Recently, Genomic Health, Inc., agreed to pay $32.5 million to resolve allegations that the company violated the False Claims Act by engaging in a nationwide scheme to improperly bill Medicare for lab tests often used to diagnose and treat cancer patients. Specifically, the United States alleged that Genomic Health tried to evade the 14-day Medicare rule, which governs the billing of genomic tests, like the ones provided by Genomic Health.
The principal test provided by Genomic Health is the Oncotype Dx®, which is used for patients diagnosed with breast, colon, and prostate cancers. The United States alleged that Genomic Health knowingly submitted false claims for reimbursement to the Medicare program on behalf of Medicare beneficiaries for these tests from January 1, 2008, through February 29, 2020. Under the 14-day Date of Service rule, claims for payment for tests that were ordered within 14 days after a hospital inpatient’s discharge were required to be submitted by the hospital to Medicare. Instead, Genomic Health allegedly “cancelled, delayed, held or otherwise did not process orders for tests” that were subject to the 14-day rule and submitted claims for reimbursement to the Medicare Program with a date of service that resulted in direct reimbursement to Genomic Health. This caused Medicare to incur costs beyond what it would have otherwise paid.
The United States further alleged that during that same period, Genomic Health knowingly submitted or conspired to submit false claims for reimbursement to Medicare by permitting, failing to discourage, and encouraging providers who initially ordered tests within 14 days following a hospital in-patient’s discharge from the hospital to cancel those orders and reorder the tests at least 14 days following the in-patient’s discharge from the hospital.

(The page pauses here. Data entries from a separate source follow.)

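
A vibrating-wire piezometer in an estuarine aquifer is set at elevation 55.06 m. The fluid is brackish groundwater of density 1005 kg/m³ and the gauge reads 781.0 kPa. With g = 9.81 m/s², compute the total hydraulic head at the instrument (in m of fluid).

h ≈ 134.28 m

ψ = P/(ρg) = 781.0×1000 / (1005 × 9.81) = 79.22 m.
h = z + ψ = 55.06 + 79.22 = 134.28 m.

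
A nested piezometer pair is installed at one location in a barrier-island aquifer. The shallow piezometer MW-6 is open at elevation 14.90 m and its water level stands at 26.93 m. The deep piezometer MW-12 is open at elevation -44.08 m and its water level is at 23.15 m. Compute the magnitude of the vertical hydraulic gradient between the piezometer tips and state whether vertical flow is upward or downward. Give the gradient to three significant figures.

Total head at MW-6: h = 26.93 m (water level in the standpipe).
Total head at MW-12: h = 23.15 m.
Δh = h(MW-6) − h(MW-12) = 26.93 − 23.15 = 3.78 m.
Vertical separation Δz = 14.90 − (-44.08) = 58.98 m.
|i_v| = |Δh| / Δz = 3.78 / 58.98 = 0.0641.
Head is higher in the shallow piezometer, so vertical flow is downward (recharge condition).

|i_v| ≈ 0.0641; vertical flow is downward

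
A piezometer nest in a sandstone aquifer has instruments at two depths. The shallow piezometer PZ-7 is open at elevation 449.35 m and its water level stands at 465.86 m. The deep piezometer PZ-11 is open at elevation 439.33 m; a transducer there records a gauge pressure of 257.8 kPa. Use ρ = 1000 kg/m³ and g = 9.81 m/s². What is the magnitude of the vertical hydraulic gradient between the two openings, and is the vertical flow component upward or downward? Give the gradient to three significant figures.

Total head at PZ-7: h = 465.86 m (water level in the standpipe).
Pressure head at PZ-11: ψ = P/(ρg) = 257.8×1000 / (1000 × 9.81) = 26.28 m.
Total head at PZ-11: h = z + ψ = 439.33 + 26.28 = 465.61 m.
Δh = h(PZ-7) − h(PZ-11) = 465.86 − 465.61 = 0.25 m.
Vertical separation Δz = 449.35 − 439.33 = 10.02 m.
|i_v| = |Δh| / Δz = 0.25 / 10.02 = 0.0250.
Head is higher in the shallow piezometer, so vertical flow is downward (recharge condition).

|i_v| ≈ 0.0250; vertical flow is downward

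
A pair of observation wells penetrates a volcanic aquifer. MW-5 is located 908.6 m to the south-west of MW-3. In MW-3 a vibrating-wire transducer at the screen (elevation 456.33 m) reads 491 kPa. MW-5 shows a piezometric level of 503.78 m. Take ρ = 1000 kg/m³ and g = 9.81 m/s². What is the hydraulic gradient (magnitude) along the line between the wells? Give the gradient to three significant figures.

Pressure head at MW-3: ψ = P/(ρg) = 491×1000 / (1000 × 9.81) = 50.05 m.
Total head at MW-3: h = z + ψ = 456.33 + 50.05 = 506.38 m.
Total head at MW-5: h = 503.78 m (water level in the piezometer is the total head).
Head difference: h(MW-3) − h(MW-5) = 506.38 − 503.78 = 2.60 m.
Hydraulic gradient: i = |Δh| / L = 2.60 / 908.6 = 0.00286.

i ≈ 0.00286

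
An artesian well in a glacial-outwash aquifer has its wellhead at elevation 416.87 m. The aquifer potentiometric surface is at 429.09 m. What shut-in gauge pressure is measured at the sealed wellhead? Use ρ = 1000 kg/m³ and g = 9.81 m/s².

Head above the cap: Δh = 429.09 − 416.87 = 12.22 m.
P = ρgΔh = 1000 × 9.81 × 12.22 = 119878 Pa ≈ 120 kPa.

P ≈ 120 kPa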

Additionally, from January 1, 2008, through December 31, 2017, Genomic Health engaged in the same practices as above, but for outpatient discharges as well.
Finally, the government alleged that Genomic Health knowingly and willfully paid remuneration to hospitals by deliberately failing to collect payments from those hospitals for tests performed by Genomic Health for inpatient and outpatient beneficiaries when the tests were ordered within 14 days following the patient’s discharge from the hospital, from January 1, 2007, through December 31, 2018.
Of the $32,500,000 settlement, $16,250,000 is restitution and $5,687,500 will be paid to the relator who brought the original qui tam lawsuit. A second relator also brought a prior qui tam lawsuit, but those claims were largely dismissed without prejudice – with the exception of the claims asserted by the relator and included in the Covered Conduct (as outlined above).
“This settlement rightly requires the payment of double damages caused by delayed tests for cancer patients for no reason other than to circumvent a Medicare requirement and allow improper payment to GHI,” said U.S. Attorney Breon Peace for the Eastern District of New York. “We will continue to enforce Medicare rules to protect the program and its vital role in our health care system, especially for those suffering from the ravages of cancer.”